NATO, 90’lı yılların başında bazı askeri operasyonlar gerçekleştirdi. Örneğin Irak’ın Kuveyt’i işgali sonrasında yürütülen ‘Operation Anchor Guard’ bu operasyonların ilkiydi. NATO’nun yürüttüğü önemli operasyonlardan bir diğeri ise 11 Eylül saldırısı sonrasında Ekim 2001’de başlatılan Etkin Çaba Harekâtı (Operation Active Endeavour) oldu. Söz konusu harekât, terörizme karşı düzenlenen ve anlaşmanın 5. maddesinin öngördüğü kolektif savunma prensibine dayanan ilk operasyondu. Yani Etkin Çaba Harekâtı ile birlikte ittifak tarihinde ilk kez Washington Anlaşması’nın 5. maddesi işletildi. 2004 yılından itibaren NATO üyesi olmayan ülkelerin de içinde yer aldığı harekât, Ekim 2016’da resmi olarak sonlandırılana kadar devam etti. Anlaşmanın tartışmalara konu olan 5. maddesine göre ise Kuzey Amerika’da veya Avrupa’da taraflardan birine veya daha çoğuna yöneltilecek silahlı bir saldırının, hepsine yönetilmiş bir saldırı olarak değerlendirileceği ve BM Yasası’nın 51. maddesine dayandırılarak bireysel ya da kolektif öz savunma hakkının kullanılabileceği belirtiliyor. Bu doğrultuda silahlı kuvvet kullanımı da dahil olmak üzere gerekli eylemlerde bulunulacağı da ayrıca maddeye eklenmiş. Böylesi bir saldırının ve sonucunda alınan önlemlerin derhal Güvenlik Konseyi’ne bildirileceği de ilgili maddenin hükümleri arasında yer alıyor. Resmi web sitesinde yer aldığı üzere NATO, Afganistan ve Kosova’da halen aktif olarak bulunurken, Irak’ta sürdürülen savaş dışı eğitim ve kapasite geliştirme faaliyetleri de güncel olarak devam eden görevler ve operasyonlar arasında yer alıyor. Bunun yanı sıra 2000’lerde Afganistan ve Afrika Burnu gibi farklı yerlerde de operasyonlar düzenleyen NATO, bu operasyonları 5. maddenin ortaya koyduğu kolektif savunma ilkesine dayandırmak yerine, kriz yönetimi başlığı altında yürüttü. Bunun yanı sıra NATO, gerekli gördüğü durumlarda ‘kriz yönetimi operasyonları’ yürütebiliyor. Dünya genelinde yaklaşık 20 bin askeri personelin NATO operasyonlarında ve görevlerinde bulunduğu biliniyor.

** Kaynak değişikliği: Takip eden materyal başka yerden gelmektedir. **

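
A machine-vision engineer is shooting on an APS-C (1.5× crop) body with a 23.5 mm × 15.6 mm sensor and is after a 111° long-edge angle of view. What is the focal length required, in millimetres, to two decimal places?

From α = 2·arctan(w/2f) we get f = w / (2·tan(α/2)).
With w = 23.5 mm and α/2 = 55.5°, tan(α/2) ≈ 1.45501, so f ≈ 23.5 / 2.91002 ≈ 8.0756 mm.

8.08 mm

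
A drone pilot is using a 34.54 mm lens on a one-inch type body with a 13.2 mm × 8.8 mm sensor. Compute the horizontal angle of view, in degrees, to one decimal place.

Angle of view α = 2·arctan(w/2f) with w = 13.2 mm and f = 34.54 mm.
w/2f = 0.19108; arctan(0.19108) ≈ 10.8178°, so α ≈ 21.6357°.

21.6°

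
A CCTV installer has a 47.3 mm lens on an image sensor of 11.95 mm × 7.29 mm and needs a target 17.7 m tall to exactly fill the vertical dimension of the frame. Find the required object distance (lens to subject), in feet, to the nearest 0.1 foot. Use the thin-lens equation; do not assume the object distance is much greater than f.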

Yazımı ülkemizin değerli analisti Can Kasapoğlu’nun tespitleriyle tamamlamak istiyorum. 2017 yılında ‘İstanbul Ekonomi Araştırma adına yapılan bir anket çalışmasında , katılımcıların yüzde 67'si Türkiye'nin güvenliğini NATO dışında kalarak sağlayabileceğini öngörüyor. Kuşkusuz bu yanıtta, Avrupa ülkeleri ile yaşanan krizlerin ve ABD ile Suriye'de yaşanan PYD/YPG kırılmasının izleri ve Türk kamuoyunun ciddi güvensizliği var.’ NATO, yalnızca siyasi değil askeri bir birlikteliği de ifade ediyor. Bu noktada NATO’nun kolektif savunma prensibi üzerine kurulduğunu söylemek mümkün. Ancak günümüzün çakışan çıkarları, birleşik Avrupa ile ABD’nin küresel hegemonik gücünü kırma hevesi, iki kutuplu dünyadan çoklu dünya düzenine geçilen dünyada  NATO ile ilişkilerimiz karşılıklı olarak revize edilmek zorunda.